France-Albert Rene was a Seychellois lawyer, revolutionary and politician who served as the second President of Seychelles from 1977 to 2004. He was born on 16 November 1935 on the remote island of Farquhar, the son of a plantation manager and a seamstress, and was educated at St Joseph's Convent and St Louis College before winning a scholarship to study theology at a Capuchin seminary in Switzerland. He later shifted to law, qualifying in London at King's College and joining the Middle Temple in 1957. Returning to Seychelles, he practised law and entered politics, co-founding the socialist Seychelles People's United Party, and served as Prime Minister after independence in 1976 under President James Mancham.
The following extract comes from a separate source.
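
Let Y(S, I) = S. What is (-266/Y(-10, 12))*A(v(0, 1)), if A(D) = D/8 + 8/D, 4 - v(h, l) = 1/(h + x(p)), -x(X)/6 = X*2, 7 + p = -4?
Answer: 37050209/556512 ≈ 66.576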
In June 1977, while Mancham was abroad, Rene led an armed coup, backed by Tanzanian-trained fighters, and installed himself as President, ruling through a one-party socialist state for the next sixteen years. Facing international and domestic pressure, he oversaw the restoration of multiparty democracy in 1993 and continued to be re-elected under the new constitution until he voluntarily stepped down in 2004, handing power to his Vice-President James Michel. He died on 27 February 2019 and is remembered, for both his authoritarian early rule and his later reforms, as a dominant figure of modern Seychellois history.